Because most philosophies that frown on reproduction don't survive.

Wednesday, April 04, 2007

The First Cities

I've been spending a little spare time recently reading about the first large settlements, just as agriculture was starting to be used in the Fertile Crescent, Egypt and Anatolia. Perhaps the most interesting site in this regard is Çatalhöyük in modern day Turkey. The primary site was inhabited from about 7,400 to 6,000 BC, and a smaller secondary site was inhabited from 6,000 to 5,7000 BC.

Çatalhöyük's population averaged about 6,000 people at a given time, which is very small compared to modern towns, but for a mid neolithic settlement (at a time when most other settlements discovered numbered just a few hundred inhabitants) it is huge.

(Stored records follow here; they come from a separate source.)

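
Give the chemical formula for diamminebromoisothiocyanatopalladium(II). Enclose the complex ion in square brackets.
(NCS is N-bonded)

[PdBr(NCS)(NH3)2]

Ligands: 1 bromo (Br, -1), 2 ammine (NH3, neutral), 1 isothiocyanato (NCS, -1). Ligand charge sum = -2.
With Pd in oxidation state +2, the complex ion is [Pd...].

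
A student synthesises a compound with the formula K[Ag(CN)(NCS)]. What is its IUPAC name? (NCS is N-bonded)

The 1 potassium counter-ion carries a total charge of +1, so each complex ion is 1−.
Ligand charges: 1×cyano (-1 each), 1×isothiocyanato (-1 each); total -2. So Ag + (-2) = 1−, giving Ag = +1.
The complex ion is anionic, so silver takes the -ate form argentate(I).

potassium cyanoisothiocyanatoargentate(I)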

Despite the settlement's size, the nature of the buildings suggests a fairly fragmented society, with the extended family as the most important social unit. There are no public buildings (fortifications, temples, palaces, granaries) and most houses are basically the same size. Although houses (built of mud brick, plaster and timber) were built incredibly close together (sometimes only inches apart) they do not share walls, all buildings are free standing.

Houses were windowless and doorless, with access through a hole in the ceiling and a ladder. Since the settlement had no streets (the spaces between the houses were used for dumping rubbish) people must have got about by walking from roof to roof.

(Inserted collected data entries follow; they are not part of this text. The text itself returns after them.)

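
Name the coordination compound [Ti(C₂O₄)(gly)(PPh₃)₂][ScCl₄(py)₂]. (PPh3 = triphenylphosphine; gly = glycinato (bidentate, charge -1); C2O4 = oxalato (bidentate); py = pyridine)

Both ions are complex: the cation is named first with the plain metal name, the anion second with the -ate form; each ion's ligands are alphabetised independently.
Scandium is always +3 in its complexes; the anion's ligand charges sum to -4, so the complex anion is 1−.
A 1:1 salt means the cation carries the equal and opposite charge, 1+.
Cation: ligand charges sum to -3; for the ion to be 1+, Ti = +4.

(glycinato)oxalatobis(triphenylphosphine)titanium(IV) tetrachlorobis(pyridine)scandate(III)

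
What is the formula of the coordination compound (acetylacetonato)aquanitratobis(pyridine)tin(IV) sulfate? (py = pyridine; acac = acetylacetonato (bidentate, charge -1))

[Sn(acac)(H2O)(NO3)(py)2]SO4

Ligands: 1 aqua (H2O, neutral), 1 nitrato (NO3, -1), 2 pyridine (py, neutral), 1 acetylacetonato (acac, -1). Ligand charge sum = -2.
With Sn in oxidation state +4, the complex ion is [Sn...]^2+.
Charge balance with sulfate (-2) requires 1 complex ion per 1 sulfate.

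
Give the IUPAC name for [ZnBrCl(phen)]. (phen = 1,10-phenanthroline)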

Members of the family were carefully buried under the floors of their houses, and when a house became old, it was disassembled until the walls stood 3-4 feet high, carefully filled with brick, rubble and dirt, and then used as the foundation to build a new house directly on top of it. This successive building eventually created a mount on which the settlement stood, with more than a dozen layers of successive building in many areas.

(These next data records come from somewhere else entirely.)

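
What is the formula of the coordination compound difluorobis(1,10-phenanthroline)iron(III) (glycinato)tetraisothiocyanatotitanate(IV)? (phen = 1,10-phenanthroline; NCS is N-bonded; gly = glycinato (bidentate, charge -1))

[FeF2(phen)2][Ti(gly)(NCS)4]

Cation [Fe…]: ligand charges -2, Fe(III) ⇒ ion charge 1+.
Anion [Ti…]: ligand charges -5, Ti(IV) ⇒ ion charge 1−.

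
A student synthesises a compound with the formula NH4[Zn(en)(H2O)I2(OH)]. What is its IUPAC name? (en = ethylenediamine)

ammonium aqua(ethylenediamine)hydroxodiiodozincate(II)

The 1 ammonium counter-ion carries a total charge of +1, so each complex ion is 1−.
Ligand charges: 1×hydroxo (-1 each), 2×iodo (-1 each), 1×aqua (neutral), 1×ethylenediamine (neutral); total -3. So Zn + (-3) = 1−, giving Zn = +2.
Ligands are named alphabetically: aqua before ethylenediamine before hydroxo before iodo.
The complex ion is anionic, so zinc takes the -ate form zincate(II).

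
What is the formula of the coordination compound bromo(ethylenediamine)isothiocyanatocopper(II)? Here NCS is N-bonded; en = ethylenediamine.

[CuBr(en)(NCS)]

Ligands: 1 isothiocyanato (NCS, -1), 1 bromo (Br, -1), 1 ethylenediamine (en, neutral). Ligand charge sum = -2.
With Cu in oxidation state +2, the complex ion is [Cu...].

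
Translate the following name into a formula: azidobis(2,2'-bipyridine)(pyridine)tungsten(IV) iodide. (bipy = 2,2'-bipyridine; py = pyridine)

Ligands: 1 azido (N3, -1), 2 2,2'-bipyridine (bipy, neutral), 1 pyridine (py, neutral). Ligand charge sum = -1.
Charge balance with iodide (-1) requires 1 complex ion per 3 iodide.

[W(bipy)2(N3)(py)]I3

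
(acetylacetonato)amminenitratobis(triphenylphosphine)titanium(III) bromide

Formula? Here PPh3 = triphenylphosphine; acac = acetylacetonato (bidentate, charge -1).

Ligands: 2 triphenylphosphine (PPh3, neutral), 1 ammine (NH3, neutral), 1 nitrato (NO3, -1), 1 acetylacetonato (acac, -1). Ligand charge sum = -2.
Charge balance with bromide (-1) requires 1 complex ion per 1 bromide.

[Ti(acac)(NH3)(NO3)(PPh3)2]Br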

The inhabitants appear to have lived off a mixture of agriculture, domesticated animals, wild animals, and wild grains and vegetables -- suggesting that Çatalhöyük dates from a period when the transition to agriculture was still ongoing.

Natural History Magazine
Science Magazine


John Farrell said...

Fascinating post. And to think this was several thousand years before what we call the 'ancient' Greeks.

Michael Balter said...

If you want to read more about Catalhoyuk, check out the book The Goddess and the Bull which gives the entire history of the site and the people who have dug there, plus the most important findings.

best, Michael Balter

Darwin said...


Thanks so much for coming by! I have your book and also Ian Hodder's Leopard's Tale on my Amazon shopping list.